Bernie Sanders is going to win the New Hampshire primary or else his campaign — along with the credibility of all public opinion polling — will be no more. Despite the creative mathematics of Hardball’s social-media team, the Democratic race is not close in the Granite State.
So the question tonight is margin of victory. Many pundits have argued that a double-digit win would mark a triumph for the socialist insurgent. But if Sanders wins by a margin of 55 to 45 percent, Hillary Clinton will walk away with an even share of New Hampshire’s delegates.

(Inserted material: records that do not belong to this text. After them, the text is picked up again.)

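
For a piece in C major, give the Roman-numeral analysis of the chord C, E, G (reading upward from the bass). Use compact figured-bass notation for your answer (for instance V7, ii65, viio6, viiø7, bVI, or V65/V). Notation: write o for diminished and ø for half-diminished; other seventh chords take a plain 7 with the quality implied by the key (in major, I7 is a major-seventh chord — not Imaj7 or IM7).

Stacked in thirds the chord is C-E-G: a major triad on C.
C is scale degree 1 in C major, and a major triad on that degree is written I.

I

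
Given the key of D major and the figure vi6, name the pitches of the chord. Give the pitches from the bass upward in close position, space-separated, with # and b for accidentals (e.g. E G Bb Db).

D F# B

The numeral's case and figure indicate a minor triad. In D major its root, the submediant, is B.
That chord is spelled B-D-F#.
The figured bass 6 indicates first inversion, placing the third (D) in the bass: D-F#-B.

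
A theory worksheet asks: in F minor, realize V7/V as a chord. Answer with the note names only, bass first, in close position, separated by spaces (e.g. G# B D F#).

G B D F

V7/V is a secondary dominant — the dominant seventh of V. V in F minor is C, so the applied chord's root is G, a perfect fifth above.
Building a dominant seventh chord on G gives G-B-D-F.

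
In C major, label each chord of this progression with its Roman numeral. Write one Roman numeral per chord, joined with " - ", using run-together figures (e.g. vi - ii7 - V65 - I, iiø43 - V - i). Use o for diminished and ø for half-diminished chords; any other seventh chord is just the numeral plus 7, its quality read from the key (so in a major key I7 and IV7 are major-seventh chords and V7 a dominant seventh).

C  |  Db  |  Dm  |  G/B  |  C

I - bII - ii - V6 - I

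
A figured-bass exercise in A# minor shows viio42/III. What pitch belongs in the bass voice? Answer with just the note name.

The applied chord viio42/III is rooted on B#: B#-D#-F#-A.
The figure 42 means third inversion — the seventh is in the bass.

A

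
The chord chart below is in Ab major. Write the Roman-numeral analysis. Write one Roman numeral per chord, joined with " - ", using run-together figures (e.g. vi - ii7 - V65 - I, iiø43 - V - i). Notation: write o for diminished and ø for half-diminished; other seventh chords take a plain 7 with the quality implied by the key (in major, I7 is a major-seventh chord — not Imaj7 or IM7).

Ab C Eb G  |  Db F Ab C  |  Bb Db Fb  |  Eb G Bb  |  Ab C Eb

I7 - IV7 - iio - V - I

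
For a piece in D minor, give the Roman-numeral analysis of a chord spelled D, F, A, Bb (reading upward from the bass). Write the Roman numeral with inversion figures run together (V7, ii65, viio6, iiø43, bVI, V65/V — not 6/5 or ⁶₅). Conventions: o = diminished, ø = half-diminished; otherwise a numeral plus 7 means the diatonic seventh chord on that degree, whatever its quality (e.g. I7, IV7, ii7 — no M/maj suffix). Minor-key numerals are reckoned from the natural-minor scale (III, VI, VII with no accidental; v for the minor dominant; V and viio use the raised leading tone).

VI65

Stacked in thirds the chord is Bb-D-F-A: a major seventh chord on Bb.
In D minor, Bb is the submediant; the diatonic major seventh chord there is VI7.
With D in the bass the chord is in first inversion, so the figured bass is 65.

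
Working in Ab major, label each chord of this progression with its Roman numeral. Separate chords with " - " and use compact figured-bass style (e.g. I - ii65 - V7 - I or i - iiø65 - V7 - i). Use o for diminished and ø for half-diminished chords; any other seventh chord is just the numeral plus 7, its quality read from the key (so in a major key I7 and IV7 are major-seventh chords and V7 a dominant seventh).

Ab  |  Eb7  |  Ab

Ab: root Ab is the tonic; major triad there is I.
Eb7: root Eb is the dominant; dominant seventh chord there is V7.
Ab: root Ab is the tonic; major triad there is I.

I - V7 - I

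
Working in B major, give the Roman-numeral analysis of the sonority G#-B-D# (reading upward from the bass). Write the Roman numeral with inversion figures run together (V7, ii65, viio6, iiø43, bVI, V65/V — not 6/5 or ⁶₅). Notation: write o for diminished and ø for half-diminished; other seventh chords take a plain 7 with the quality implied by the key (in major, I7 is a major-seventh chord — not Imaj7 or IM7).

Stacked in thirds the chord is G#-B-D#: a minor triad on G#.
G# is scale degree 6 in B major, and a minor triad on that degree is written vi.

vi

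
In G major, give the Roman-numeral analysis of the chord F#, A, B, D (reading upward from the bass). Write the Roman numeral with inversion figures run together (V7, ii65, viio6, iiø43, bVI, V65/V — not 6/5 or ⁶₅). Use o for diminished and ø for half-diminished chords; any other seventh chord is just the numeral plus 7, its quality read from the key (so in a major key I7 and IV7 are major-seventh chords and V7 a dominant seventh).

The pitches B-D-F#-A form a minor seventh chord rooted on B.
B is scale degree 3 in G major, and a minor seventh chord on that degree is written iii7.
With F# in the bass the chord is in second inversion, so the figured bass is 43.

iii43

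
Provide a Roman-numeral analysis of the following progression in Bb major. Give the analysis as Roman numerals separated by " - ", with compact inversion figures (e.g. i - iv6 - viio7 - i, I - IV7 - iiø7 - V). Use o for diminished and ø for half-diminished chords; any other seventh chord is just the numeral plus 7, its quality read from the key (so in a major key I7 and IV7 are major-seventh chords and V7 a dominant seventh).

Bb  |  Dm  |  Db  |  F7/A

I - iii - bIII - V65

Bb: root Bb is the tonic; major triad there is I.
Dm: minor triad on D = scale degree 3 → iii.
Db: major triad on Db — chromatic; bIII (borrowed from the parallel minor).
F7/A: root F is the dominant; dominant seventh chord there is V65.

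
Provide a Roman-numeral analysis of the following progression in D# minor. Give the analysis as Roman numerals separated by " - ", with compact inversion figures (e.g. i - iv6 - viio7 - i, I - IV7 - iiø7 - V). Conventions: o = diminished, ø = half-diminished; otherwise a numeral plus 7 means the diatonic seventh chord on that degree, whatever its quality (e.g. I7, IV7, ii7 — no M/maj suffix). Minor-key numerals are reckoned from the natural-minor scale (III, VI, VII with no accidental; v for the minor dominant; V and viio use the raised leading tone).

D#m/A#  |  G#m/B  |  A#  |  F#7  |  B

i64 - iv6 - V - V7/VI - VI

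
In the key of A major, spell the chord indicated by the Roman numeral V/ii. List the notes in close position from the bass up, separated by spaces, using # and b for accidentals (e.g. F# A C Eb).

V/ii is a secondary dominant — the dominant triad of ii. ii in A major is B, so the applied chord's root is F#, a perfect fifth above.
Building a major triad on F# gives F#-A#-C#.

F# A# C#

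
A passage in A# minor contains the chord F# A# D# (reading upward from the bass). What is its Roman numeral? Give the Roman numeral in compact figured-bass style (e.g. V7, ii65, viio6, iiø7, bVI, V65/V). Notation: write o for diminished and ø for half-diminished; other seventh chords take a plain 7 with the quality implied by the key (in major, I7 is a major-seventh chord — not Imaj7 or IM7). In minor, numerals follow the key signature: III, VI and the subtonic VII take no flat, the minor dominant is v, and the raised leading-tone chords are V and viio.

iv6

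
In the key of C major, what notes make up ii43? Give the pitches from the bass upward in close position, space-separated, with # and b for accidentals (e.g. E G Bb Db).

A C D F

In C major, the supertonic is D, and the diatonic chord built there is a minor seventh chord.
Stacking thirds from D gives D-F-A-C.
The figured bass 43 indicates second inversion, placing the fifth (A) in the bass: A-C-D-F.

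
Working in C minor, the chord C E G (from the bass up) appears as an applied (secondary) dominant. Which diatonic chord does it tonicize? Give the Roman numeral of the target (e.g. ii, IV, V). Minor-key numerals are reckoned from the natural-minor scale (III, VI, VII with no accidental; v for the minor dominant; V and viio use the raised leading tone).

iv

The chord is a major triad on C.
A dominant resolves down a perfect fifth: C → F. In C minor, F is scale degree 4, i.e. iv.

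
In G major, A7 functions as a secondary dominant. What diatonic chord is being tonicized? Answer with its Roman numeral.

V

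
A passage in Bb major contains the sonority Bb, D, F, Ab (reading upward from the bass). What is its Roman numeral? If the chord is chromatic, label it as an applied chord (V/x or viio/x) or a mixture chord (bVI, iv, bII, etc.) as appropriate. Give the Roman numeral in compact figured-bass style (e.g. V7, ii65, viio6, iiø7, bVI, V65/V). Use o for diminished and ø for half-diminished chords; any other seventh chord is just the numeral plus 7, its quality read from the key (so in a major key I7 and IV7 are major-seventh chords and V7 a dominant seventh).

Stacked in thirds the chord is Bb-D-F-Ab: a dominant seventh chord on Bb.
Bb is not a diatonic chord root with this quality in Bb major, but it lies a perfect fifth above Eb (IV), so the chord functions as an applied dominant of IV.

V7/IV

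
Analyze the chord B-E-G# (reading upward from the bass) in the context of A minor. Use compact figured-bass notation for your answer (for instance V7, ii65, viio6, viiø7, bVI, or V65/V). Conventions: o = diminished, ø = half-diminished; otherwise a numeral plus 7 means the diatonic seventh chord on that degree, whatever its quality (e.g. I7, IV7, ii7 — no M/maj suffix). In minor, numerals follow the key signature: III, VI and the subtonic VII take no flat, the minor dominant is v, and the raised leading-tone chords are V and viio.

V64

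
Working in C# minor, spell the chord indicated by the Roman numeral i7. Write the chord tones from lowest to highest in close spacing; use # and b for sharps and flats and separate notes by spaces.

The numeral's case and figure indicate a minor seventh chord. In C# minor its root, scale degree 1, is C#.
Stacking thirds from C# gives C#-E-G#-B.

C# E G# B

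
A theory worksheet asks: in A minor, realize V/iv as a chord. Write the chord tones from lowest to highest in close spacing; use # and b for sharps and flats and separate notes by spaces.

A C# E

The slash means an applied dominant: we want the dominant of iv. In A minor, iv is D minor, and its dominant is built on A.
Building a major triad on A gives A-C#-E.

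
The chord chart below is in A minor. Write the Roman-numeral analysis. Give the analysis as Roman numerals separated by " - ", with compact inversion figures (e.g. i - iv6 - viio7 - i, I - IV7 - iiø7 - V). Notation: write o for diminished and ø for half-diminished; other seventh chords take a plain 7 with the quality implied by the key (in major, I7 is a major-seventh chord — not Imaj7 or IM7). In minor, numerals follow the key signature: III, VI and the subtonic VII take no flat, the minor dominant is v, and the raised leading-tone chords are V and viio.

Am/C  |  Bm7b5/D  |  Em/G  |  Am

i6 - iiø65 - v6 - i

Am/C: root A is the tonic; minor triad there is i6.
Bm7b5/D has root B, degree 2 in A minor, so iiø65.
Em/G: minor triad on E = scale degree 5 → v6.
Am: root A is the tonic; minor triad there is i.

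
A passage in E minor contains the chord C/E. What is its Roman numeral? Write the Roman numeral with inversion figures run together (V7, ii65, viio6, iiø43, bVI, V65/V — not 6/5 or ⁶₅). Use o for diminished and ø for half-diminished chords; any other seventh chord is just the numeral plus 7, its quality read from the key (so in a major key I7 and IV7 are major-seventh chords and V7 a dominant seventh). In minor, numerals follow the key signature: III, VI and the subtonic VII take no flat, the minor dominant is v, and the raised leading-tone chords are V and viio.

Stacked in thirds the chord is C-E-G: a major triad on C.
C is scale degree 6 in E minor, and a major triad on that degree is written VI.
With E in the bass the chord is in first inversion, so the figured bass is 6.

VI6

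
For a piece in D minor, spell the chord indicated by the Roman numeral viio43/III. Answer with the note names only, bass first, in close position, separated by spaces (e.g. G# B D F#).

Bb Db E G

The slash marks an applied leading-tone chord: viio of III. In D minor, III is F, so the leading tone to it is E, a half step below.
Building a fully diminished seventh chord on E gives E-G-Bb-Db.
The figured bass 43 indicates second inversion, placing the fifth (Bb) in the bass: Bb-Db-E-G.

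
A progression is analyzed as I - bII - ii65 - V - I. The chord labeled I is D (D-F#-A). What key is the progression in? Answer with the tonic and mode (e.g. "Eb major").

D major

The chord D is a major triad rooted on D; its label is I.
If D is scale degree 1 and the mode makes that degree carry a major triad, the tonic is D and the mode is major.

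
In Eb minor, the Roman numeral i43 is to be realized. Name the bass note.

i in Eb minor has root Eb; the chord is Eb-Gb-Bb-Db.
The figure 43 means second inversion — the fifth is in the bass.

Bb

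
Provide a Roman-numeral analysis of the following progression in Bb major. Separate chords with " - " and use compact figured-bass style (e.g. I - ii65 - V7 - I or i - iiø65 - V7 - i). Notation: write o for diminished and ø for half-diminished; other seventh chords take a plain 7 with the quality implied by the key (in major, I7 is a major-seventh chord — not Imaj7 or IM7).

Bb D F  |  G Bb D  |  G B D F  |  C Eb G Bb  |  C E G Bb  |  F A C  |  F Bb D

I - vi - V7/ii - ii7 - V7/V - V - I64

Bb-D-F: major triad on Bb = scale degree 1 → I.
G-Bb-D: minor triad on G = scale degree 6 → vi.
G-B-D-F is the secondary dominant of ii (dominant seventh chord on G): V7/ii.
C-Eb-G-Bb: root C is the supertonic; minor seventh chord there is ii7.
C-E-G-Bb is the secondary dominant of V (dominant seventh chord on C): V7/V.
F-A-C: root F is the dominant; major triad there is V.
F-Bb-D has root Bb, degree 1 in Bb major, so I64.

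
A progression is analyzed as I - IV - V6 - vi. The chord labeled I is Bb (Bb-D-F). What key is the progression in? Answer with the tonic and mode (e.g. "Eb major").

Bb major

The chord Bb is a major triad rooted on Bb; its label is I.
If Bb is scale degree 1 and the mode makes that degree carry a major triad, the tonic is Bb and the mode is major.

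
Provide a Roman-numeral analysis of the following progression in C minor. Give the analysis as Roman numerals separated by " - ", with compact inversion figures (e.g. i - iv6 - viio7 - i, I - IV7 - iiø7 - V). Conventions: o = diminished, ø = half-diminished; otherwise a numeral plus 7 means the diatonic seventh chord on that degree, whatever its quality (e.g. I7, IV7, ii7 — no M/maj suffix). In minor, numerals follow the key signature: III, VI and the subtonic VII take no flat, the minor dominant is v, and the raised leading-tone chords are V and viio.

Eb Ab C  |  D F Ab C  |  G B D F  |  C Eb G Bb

VI64 - iiø7 - V7 - i7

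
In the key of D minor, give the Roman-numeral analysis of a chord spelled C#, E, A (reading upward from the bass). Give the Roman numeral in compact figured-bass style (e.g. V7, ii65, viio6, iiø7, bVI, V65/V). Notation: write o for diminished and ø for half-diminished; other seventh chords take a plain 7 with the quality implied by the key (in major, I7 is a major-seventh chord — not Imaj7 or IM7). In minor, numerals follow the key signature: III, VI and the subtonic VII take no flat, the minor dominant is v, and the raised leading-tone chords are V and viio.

V6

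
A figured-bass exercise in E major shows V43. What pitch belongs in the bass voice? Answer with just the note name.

V in E major has root B; the chord is B-D#-F#-A.
The figure 43 means second inversion — the fifth is in the bass.

F#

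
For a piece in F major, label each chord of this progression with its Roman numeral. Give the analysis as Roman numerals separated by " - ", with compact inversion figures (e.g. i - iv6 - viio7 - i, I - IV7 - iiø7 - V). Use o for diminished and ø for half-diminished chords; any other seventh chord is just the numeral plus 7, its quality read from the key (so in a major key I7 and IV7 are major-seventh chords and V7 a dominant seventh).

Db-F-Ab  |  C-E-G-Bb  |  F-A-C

Db-F-Ab: major triad on Db — chromatic; bVI (borrowed from the parallel minor).
C-E-G-Bb has root C, degree 5 in F major, so V7.
F-A-C has root F, degree 1 in F major, so I.

bVI - V7 - I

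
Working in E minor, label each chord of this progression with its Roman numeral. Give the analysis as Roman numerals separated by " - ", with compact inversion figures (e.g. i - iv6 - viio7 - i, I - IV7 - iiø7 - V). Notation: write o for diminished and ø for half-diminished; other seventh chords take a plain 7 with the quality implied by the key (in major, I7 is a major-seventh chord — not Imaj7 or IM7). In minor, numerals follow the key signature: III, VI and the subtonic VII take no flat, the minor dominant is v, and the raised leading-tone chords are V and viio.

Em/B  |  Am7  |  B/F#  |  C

Em/B: root E is the tonic; minor triad there is i64.
Am7 has root A, degree 4 in E minor, so iv7.
B/F#: root B is the dominant; major triad there is V64.
C: root C is the submediant; major triad there is VI.

i64 - iv7 - V64 - VI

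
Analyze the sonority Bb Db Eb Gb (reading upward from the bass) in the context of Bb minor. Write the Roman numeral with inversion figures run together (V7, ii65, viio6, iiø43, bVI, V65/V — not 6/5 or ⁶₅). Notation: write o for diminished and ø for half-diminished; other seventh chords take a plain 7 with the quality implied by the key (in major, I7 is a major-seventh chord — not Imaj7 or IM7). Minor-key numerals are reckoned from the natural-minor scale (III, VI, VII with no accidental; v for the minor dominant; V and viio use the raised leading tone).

iv43

The pitches Eb-Gb-Bb-Db form a minor seventh chord rooted on Eb.
In Bb minor, Eb is the subdominant; the diatonic minor seventh chord there is iv7.
With Bb in the bass the chord is in second inversion, so the figured bass is 43.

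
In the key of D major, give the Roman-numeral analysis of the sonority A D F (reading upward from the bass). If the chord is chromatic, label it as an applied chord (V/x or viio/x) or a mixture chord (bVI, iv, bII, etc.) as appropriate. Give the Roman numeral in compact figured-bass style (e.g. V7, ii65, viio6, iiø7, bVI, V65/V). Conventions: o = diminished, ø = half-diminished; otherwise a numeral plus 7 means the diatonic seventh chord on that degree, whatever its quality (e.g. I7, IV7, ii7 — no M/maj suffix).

i64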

Since our nation was founded on the principle of “no taxation without an insanely convoluted process of electing representation,” as long as Clinton gets above 43.8 percent of the vote, she’s entitled to half the state’s delegates. More specifically, New Hampshire’s 24 delegates are broken down into an eight-eight-eight split between the state’s two congressional delegates and its statewide allocation. If Sanders wins 56.3 percent of the vote in one district, he’ll take home five of that district’s eight delegates — if he does this in both districts, and thus achieves that margin in the statewide vote, he’ll best Clinton 15 to 9 in total delegates. (If he wins that margin in only one district and doesn’t achieve it in the statewide count, he’d end up with 13 to Clinton’s 11.)
To get more than 15 delegates out of Tuesday night’s contest, Sanders would have to win more than 68.8 percent of the vote — a circumstance far outside the window of reasonable possibilities.
Of course, at this point in the race, a handful of delegates matters less than the media narrative Wednesday morning. Ultimately, Sanders will either drastically improve his current standing among nonwhite voters or else there won’t be a race after Super Tuesday. A wave of positive press coverage would presumably get the Vermont senator moving in the right direction.
It’s not clear how much Sanders needs to win by for the press to declare his victory a triumph. Considering the fact that Clinton led by more than 40 points in July, it’s possible that any win could spur fawning coverage. But with some polls showing the Vermont senator up by 30 points, a single-digit margin may allow the secretary of State to spin Sanders’s success as a one-off fluke — more a product of his regional ties and New Hampshire’s overwhelming whiteness than any testament to his broad appeal as a candidate.
If Sanders can win 56 percent of the vote tonight, he’ll secure an unambiguous advantage in both the spin room and the delegate tally.